The study also demonstrated that inorganic adhesives, such as those with a silicate, phosphate or calcium aluminate binder system, are deemed superior to other methods, such as mechanical fasteners and epoxies, when subjected to high temperature and electrical current.

Sauereisen said that the study's results confirm that the company is positioned well in targeting assembly applications subject to high temperature and electricity.

Given that another division of the Sauereisen enterprise is devoted to the creation of corrosion-resistant construction materials, the survey has helped to shape R&D priorities. Presently, Sauereisen's list of research initiatives for bonding agents is at a 20-year high. Many of these projects involve customization of base formulas to accommodate very concise dispensing and curing parameters. The common theme among this trend is to maximize productivity for end-users.

Established in 1899, Sauereisen offers worldwide distribution of specialty adhesives and potting compounds to bond ceramic, metals, and glass. The cement-based materials are commonly specified for heating elements, resistors, halogen lamps, thermocouples and igniters.
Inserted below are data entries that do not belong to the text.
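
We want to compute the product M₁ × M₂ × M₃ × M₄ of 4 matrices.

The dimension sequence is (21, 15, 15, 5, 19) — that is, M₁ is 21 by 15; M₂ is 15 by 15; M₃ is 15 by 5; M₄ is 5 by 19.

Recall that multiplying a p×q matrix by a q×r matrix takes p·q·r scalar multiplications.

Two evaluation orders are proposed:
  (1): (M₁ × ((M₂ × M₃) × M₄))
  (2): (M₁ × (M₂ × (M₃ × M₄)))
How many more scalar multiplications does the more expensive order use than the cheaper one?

Order (1) = (M₁ × ((M₂ × M₃) × M₄)): (M₂ × M₃): 15×15 by 15×5 → 15×5, cost 15·15·5 = 1125; ((M₂ × M₃) × M₄): 15×5 by 5×19 → 15×19, cost 15·5·19 = 1425; cumulative 2550; (M₁ × ((M₂ × M₃) × M₄)): 21×15 by 15×19 → 21×19, cost 21·15·19 = 5985; cumulative 8535. Total 8535.
Order (2) = (M₁ × (M₂ × (M₃ × M₄))): (M₃ × M₄): 15×5 by 5×19 → 15×19, cost 15·5·19 = 1425; (M₂ × (M₃ × M₄)): 15×15 by 15×19 → 15×19, cost 15·15·19 = 4275; cumulative 5700; (M₁ × (M₂ × (M₃ × M₄))): 21×15 by 15×19 → 21×19, cost 21·15·19 = 5985; cumulative 11685. Total 11685.
Difference: |8535 − 11685| = 3150.

3150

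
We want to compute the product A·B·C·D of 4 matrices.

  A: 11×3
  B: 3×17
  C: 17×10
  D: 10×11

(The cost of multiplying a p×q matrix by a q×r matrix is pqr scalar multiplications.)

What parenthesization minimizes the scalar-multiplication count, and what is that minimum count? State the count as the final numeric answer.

Adjacent pairs: AB = 11·3·17 = 561; BC = 3·17·10 = 510; CD = 17·10·11 = 1870.
Length 3: A..C: k=1: 0+510+11·3·10=840; k=2: 561+0+11·17·10=2431 → min 840 | B..D: k=2: 0+1870+3·17·11=2431; k=3: 510+0+3·10·11=840 → min 840.
Length 4: A..D: k=1: 0+840+11·3·11=1203; k=2: 561+1870+11·17·11=4488; k=3: 840+0+11·10·11=2050 → min 1203.
Optimal parenthesization: (A·((B·C)·D)) with cost 1203.

1203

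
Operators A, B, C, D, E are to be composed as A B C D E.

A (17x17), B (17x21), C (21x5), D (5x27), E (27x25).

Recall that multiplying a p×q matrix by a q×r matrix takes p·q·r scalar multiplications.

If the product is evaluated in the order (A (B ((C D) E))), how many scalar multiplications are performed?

33160

(C D): 21×5 by 5×27 → 21×27, cost 21·5·27 = 2835
((C D) E): 21×27 by 27×25 → 21×25, cost 21·27·25 = 14175; cumulative 17010
(B ((C D) E)): 17×21 by 21×25 → 17×25, cost 17·21·25 = 8925; cumulative 25935
(A (B ((C D) E))): 17×17 by 17×25 → 17×25, cost 17·17·25 = 7225; cumulative 33160
Total: 33160 scalar multiplications.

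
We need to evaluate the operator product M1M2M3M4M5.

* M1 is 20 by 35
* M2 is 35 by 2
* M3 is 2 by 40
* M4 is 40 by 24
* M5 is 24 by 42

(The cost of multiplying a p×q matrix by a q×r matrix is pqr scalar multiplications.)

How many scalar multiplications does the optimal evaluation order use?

7016

Adjacent pairs: M1M2 = 20·35·2 = 1400; M2M3 = 35·2·40 = 2800; M3M4 = 2·40·24 = 1920; M4M5 = 40·24·42 = 40320.
Length 3: M1..M3: k=1: 0+2800+20·35·40=30800; k=2: 1400+0+20·2·40=3000 → min 3000 | M2..M4: k=2: 0+1920+35·2·24=3600; k=3: 2800+0+35·40·24=36400 → min 3600 | M3..M5: k=3: 0+40320+2·40·42=43680; k=4: 1920+0+2·24·42=3936 → min 3936.
Length 4: M1..M4: k=1: 0+3600+20·35·24=20400; k=2: 1400+1920+20·2·24=4280; k=3: 3000+0+20·40·24=22200 → min 4280 | M2..M5: k=2: 0+3936+35·2·42=6876; k=3: 2800+40320+35·40·42=101920; k=4: 3600+0+35·24·42=38880 → min 6876.
Length 5: M1..M5: k=1: 0+6876+20·35·42=36276; k=2: 1400+3936+20·2·42=7016; k=3: 3000+40320+20·40·42=76920; k=4: 4280+0+20·24·42=24440 → min 7016.
Optimal order: ((M1M2)((M3M4)M5)) with cost 7016.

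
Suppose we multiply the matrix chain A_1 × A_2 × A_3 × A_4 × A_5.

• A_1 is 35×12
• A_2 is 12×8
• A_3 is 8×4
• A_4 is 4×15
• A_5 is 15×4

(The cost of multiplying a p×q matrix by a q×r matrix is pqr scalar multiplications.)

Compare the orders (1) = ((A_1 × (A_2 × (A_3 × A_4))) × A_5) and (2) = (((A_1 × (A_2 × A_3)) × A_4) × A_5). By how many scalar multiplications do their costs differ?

4056

Order (1) = ((A_1 × (A_2 × (A_3 × A_4))) × A_5): (A_3 × A_4): 8×4 by 4×15 → 8×15, cost 8·4·15 = 480; (A_2 × (A_3 × A_4)): 12×8 by 8×15 → 12×15, cost 12·8·15 = 1440; cumulative 1920; (A_1 × (A_2 × (A_3 × A_4))): 35×12 by 12×15 → 35×15, cost 35·12·15 = 6300; cumulative 8220; ((A_1 × (A_2 × (A_3 × A_4))) × A_5): 35×15 by 15×4 → 35×4, cost 35·15·4 = 2100; cumulative 10320. Total 10320.
Order (2) = (((A_1 × (A_2 × A_3)) × A_4) × A_5): (A_2 × A_3): 12×8 by 8×4 → 12×4, cost 12·8·4 = 384; (A_1 × (A_2 × A_3)): 35×12 by 12×4 → 35×4, cost 35·12·4 = 1680; cumulative 2064; ((A_1 × (A_2 × A_3)) × A_4): 35×4 by 4×15 → 35×15, cost 35·4·15 = 2100; cumulative 4164; (((A_1 × (A_2 × A_3)) × A_4) × A_5): 35×15 by 15×4 → 35×4, cost 35·15·4 = 2100; cumulative 6264. Total 6264.
Difference: |10320 − 6264| = 4056.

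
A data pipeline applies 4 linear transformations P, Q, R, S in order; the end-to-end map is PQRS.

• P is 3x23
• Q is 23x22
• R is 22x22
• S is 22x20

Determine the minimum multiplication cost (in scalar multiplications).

4290

Adjacent pairs: PQ = 3·23·22 = 1518; QR = 23·22·22 = 11132; RS = 22·22·20 = 9680.
Length 3: P..R: k=1: 0+11132+3·23·22=12650; k=2: 1518+0+3·22·22=2970 → min 2970 | Q..S: k=2: 0+9680+23·22·20=19800; k=3: 11132+0+23·22·20=21252 → min 19800.
Length 4: P..S: k=1: 0+19800+3·23·20=21180; k=2: 1518+9680+3·22·20=12518; k=3: 2970+0+3·22·20=4290 → min 4290.
Optimal order: (((PQ)R)S) with cost 4290.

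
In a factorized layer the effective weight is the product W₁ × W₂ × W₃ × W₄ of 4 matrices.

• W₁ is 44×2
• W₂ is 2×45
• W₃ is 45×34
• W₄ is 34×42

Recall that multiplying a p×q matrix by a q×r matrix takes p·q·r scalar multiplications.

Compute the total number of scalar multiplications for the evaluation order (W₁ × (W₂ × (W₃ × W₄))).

71736

(W₃ × W₄): 45×34 by 34×42 → 45×42, cost 45·34·42 = 64260
(W₂ × (W₃ × W₄)): 2×45 by 45×42 → 2×42, cost 2·45·42 = 3780; cumulative 68040
(W₁ × (W₂ × (W₃ × W₄))): 44×2 by 2×42 → 44×42, cost 44·2·42 = 3696; cumulative 71736
Total: 71736 scalar multiplications.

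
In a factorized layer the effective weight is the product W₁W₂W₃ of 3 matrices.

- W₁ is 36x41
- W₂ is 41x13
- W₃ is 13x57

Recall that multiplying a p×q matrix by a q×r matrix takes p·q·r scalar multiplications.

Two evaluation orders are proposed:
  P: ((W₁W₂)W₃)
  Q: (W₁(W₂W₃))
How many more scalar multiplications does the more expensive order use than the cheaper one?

Order P = ((W₁W₂)W₃): (W₁W₂): 36×41 by 41×13 → 36×13, cost 36·41·13 = 19188; ((W₁W₂)W₃): 36×13 by 13×57 → 36×57, cost 36·13·57 = 26676; cumulative 45864. Total 45864.
Order Q = (W₁(W₂W₃)): (W₂W₃): 41×13 by 13×57 → 41×57, cost 41·13·57 = 30381; (W₁(W₂W₃)): 36×41 by 41×57 → 36×57, cost 36·41·57 = 84132; cumulative 114513. Total 114513.
Difference: |45864 − 114513| = 68649.

68649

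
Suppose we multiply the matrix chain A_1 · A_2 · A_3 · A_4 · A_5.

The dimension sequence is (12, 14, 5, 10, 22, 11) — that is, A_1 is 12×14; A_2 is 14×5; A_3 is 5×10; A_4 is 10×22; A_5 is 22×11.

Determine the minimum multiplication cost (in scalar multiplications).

Adjacent pairs: A_1A_2 = 12·14·5 = 840; A_2A_3 = 14·5·10 = 700; A_3A_4 = 5·10·22 = 1100; A_4A_5 = 10·22·11 = 2420.
Length 3: A_1..A_3: k=1: 0+700+12·14·10=2380; k=2: 840+0+12·5·10=1440 → min 1440 | A_2..A_4: k=2: 0+1100+14·5·22=2640; k=3: 700+0+14·10·22=3780 → min 2640 | A_3..A_5: k=3: 0+2420+5·10·11=2970; k=4: 1100+0+5·22·11=2310 → min 2310.
Length 4: A_1..A_4: k=1: 0+2640+12·14·22=6336; k=2: 840+1100+12·5·22=3260; k=3: 1440+0+12·10·22=4080 → min 3260 | A_2..A_5: k=2: 0+2310+14·5·11=3080; k=3: 700+2420+14·10·11=4660; k=4: 2640+0+14·22·11=6028 → min 3080.
Length 5: A_1..A_5: k=1: 0+3080+12·14·11=4928; k=2: 840+2310+12·5·11=3810; k=3: 1440+2420+12·10·11=5180; k=4: 3260+0+12·22·11=6164 → min 3810.
Optimal order: ((A_1 · A_2) · ((A_3 · A_4) · A_5)) with cost 3810.

3810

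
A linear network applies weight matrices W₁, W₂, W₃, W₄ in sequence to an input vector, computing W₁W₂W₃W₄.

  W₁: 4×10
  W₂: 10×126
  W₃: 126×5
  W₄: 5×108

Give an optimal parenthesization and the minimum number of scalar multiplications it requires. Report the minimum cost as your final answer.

Adjacent pairs: W₁W₂ = 4·10·126 = 5040; W₂W₃ = 10·126·5 = 6300; W₃W₄ = 126·5·108 = 68040.
Length 3: W₁..W₃: k=1: 0+6300+4·10·5=6500; k=2: 5040+0+4·126·5=7560 → min 6500 | W₂..W₄: k=2: 0+68040+10·126·108=204120; k=3: 6300+0+10·5·108=11700 → min 11700.
Length 4: W₁..W₄: k=1: 0+11700+4·10·108=16020; k=2: 5040+68040+4·126·108=127512; k=3: 6500+0+4·5·108=8660 → min 8660.
Optimal parenthesization: ((W₁(W₂W₃))W₄) with cost 8660.

8660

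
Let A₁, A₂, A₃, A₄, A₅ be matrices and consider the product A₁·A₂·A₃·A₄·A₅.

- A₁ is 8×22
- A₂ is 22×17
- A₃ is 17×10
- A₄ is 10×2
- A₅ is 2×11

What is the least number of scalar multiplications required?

Adjacent pairs: A₁A₂ = 8·22·17 = 2992; A₂A₃ = 22·17·10 = 3740; A₃A₄ = 17·10·2 = 340; A₄A₅ = 10·2·11 = 220.
Length 3: A₁..A₃: k=1: 0+3740+8·22·10=5500; k=2: 2992+0+8·17·10=4352 → min 4352 | A₂..A₄: k=2: 0+340+22·17·2=1088; k=3: 3740+0+22·10·2=4180 → min 1088 | A₃..A₅: k=3: 0+220+17·10·11=2090; k=4: 340+0+17·2·11=714 → min 714.
Length 4: A₁..A₄: k=1: 0+1088+8·22·2=1440; k=2: 2992+340+8·17·2=3604; k=3: 4352+0+8·10·2=4512 → min 1440 | A₂..A₅: k=2: 0+714+22·17·11=4828; k=3: 3740+220+22·10·11=6380; k=4: 1088+0+22·2·11=1572 → min 1572.
Length 5: A₁..A₅: k=1: 0+1572+8·22·11=3508; k=2: 2992+714+8·17·11=5202; k=3: 4352+220+8·10·11=5452; k=4: 1440+0+8·2·11=1616 → min 1616.
Optimal order: ((A₁·(A₂·(A₃·A₄)))·A₅) with cost 1616.

1616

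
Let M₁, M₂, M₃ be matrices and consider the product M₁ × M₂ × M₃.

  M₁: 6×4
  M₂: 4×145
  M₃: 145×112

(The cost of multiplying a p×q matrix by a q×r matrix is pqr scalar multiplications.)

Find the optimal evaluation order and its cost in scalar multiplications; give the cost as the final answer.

67648

(M₁ × (M₂ × M₃)): cost 67648.
((M₁ × M₂) × M₃): cost 100920.
Optimal: (M₁ × (M₂ × M₃)) with cost 67648.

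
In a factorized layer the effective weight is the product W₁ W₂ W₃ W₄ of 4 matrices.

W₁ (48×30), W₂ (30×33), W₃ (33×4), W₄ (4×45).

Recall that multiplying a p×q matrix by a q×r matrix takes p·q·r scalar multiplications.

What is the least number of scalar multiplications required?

18360

Adjacent pairs: W₁W₂ = 48·30·33 = 47520; W₂W₃ = 30·33·4 = 3960; W₃W₄ = 33·4·45 = 5940.
Length 3: W₁..W₃: k=1: 0+3960+48·30·4=9720; k=2: 47520+0+48·33·4=53856 → min 9720 | W₂..W₄: k=2: 0+5940+30·33·45=50490; k=3: 3960+0+30·4·45=9360 → min 9360.
Length 4: W₁..W₄: k=1: 0+9360+48·30·45=74160; k=2: 47520+5940+48·33·45=124740; k=3: 9720+0+48·4·45=18360 → min 18360.
Optimal order: ((W₁ (W₂ W₃)) W₄) with cost 18360.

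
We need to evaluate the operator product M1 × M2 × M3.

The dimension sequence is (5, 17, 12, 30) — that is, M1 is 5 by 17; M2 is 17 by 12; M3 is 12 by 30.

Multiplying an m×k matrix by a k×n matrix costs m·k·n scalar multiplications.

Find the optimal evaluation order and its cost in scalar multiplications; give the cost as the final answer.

2820

(M1 × (M2 × M3)): cost 8670.
((M1 × M2) × M3): cost 2820.
Optimal: ((M1 × M2) × M3) with cost 2820.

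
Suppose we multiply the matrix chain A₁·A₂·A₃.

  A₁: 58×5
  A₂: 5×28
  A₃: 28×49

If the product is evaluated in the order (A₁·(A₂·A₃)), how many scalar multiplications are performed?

(A₂·A₃): 5×28 by 28×49 → 5×49, cost 5·28·49 = 6860
(A₁·(A₂·A₃)): 58×5 by 5×49 → 58×49, cost 58·5·49 = 14210; cumulative 21070
Total: 21070 scalar multiplications.

21070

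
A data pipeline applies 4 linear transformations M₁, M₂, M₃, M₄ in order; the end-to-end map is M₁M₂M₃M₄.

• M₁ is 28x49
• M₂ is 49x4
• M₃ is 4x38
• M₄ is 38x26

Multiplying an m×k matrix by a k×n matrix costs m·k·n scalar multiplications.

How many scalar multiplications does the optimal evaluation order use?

Adjacent pairs: M₁M₂ = 28·49·4 = 5488; M₂M₃ = 49·4·38 = 7448; M₃M₄ = 4·38·26 = 3952.
Length 3: M₁..M₃: k=1: 0+7448+28·49·38=59584; k=2: 5488+0+28·4·38=9744 → min 9744 | M₂..M₄: k=2: 0+3952+49·4·26=9048; k=3: 7448+0+49·38·26=55860 → min 9048.
Length 4: M₁..M₄: k=1: 0+9048+28·49·26=44720; k=2: 5488+3952+28·4·26=12352; k=3: 9744+0+28·38·26=37408 → min 12352.
Optimal order: ((M₁M₂)(M₃M₄)) with cost 12352.

12352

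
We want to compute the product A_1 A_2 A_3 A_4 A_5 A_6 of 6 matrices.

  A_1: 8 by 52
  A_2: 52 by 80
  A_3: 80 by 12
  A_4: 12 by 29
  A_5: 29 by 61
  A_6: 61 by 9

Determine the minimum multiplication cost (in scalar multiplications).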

For more information, contact Sauereisen, 160 Gamma Drive, Pittsburgh, PA 15238; phone (412) 963-0303; fax (412) 963-7620; or visit http://www.sauereisen.com .

SIDEBAR: About Sauereisen

Sauereisen's adhesives and potting compounds are inorganic, ceramic-based materials. These specialty cements are composed of high-purity, inert fillers such as silica, alumina or zircon. The nature of these materials, when formulated in a dense matrix with an appropriate binder, is to exhibit high thermal conductivity and electrical insulation. When dispensed, Sauereisen cements exhibit the consistency of a thick cream until they harden and fully cure.

Sauereisen products bond to ceramics, metals and glass, which makes them ideal for many electrical instruments that operate at high temperature. Some end-use components that require technical cements include heating elements, resistors, halogen lamps, igniters and thermocouples. The original Sauereisen adhesive, formulated in 1899, is still in demand today.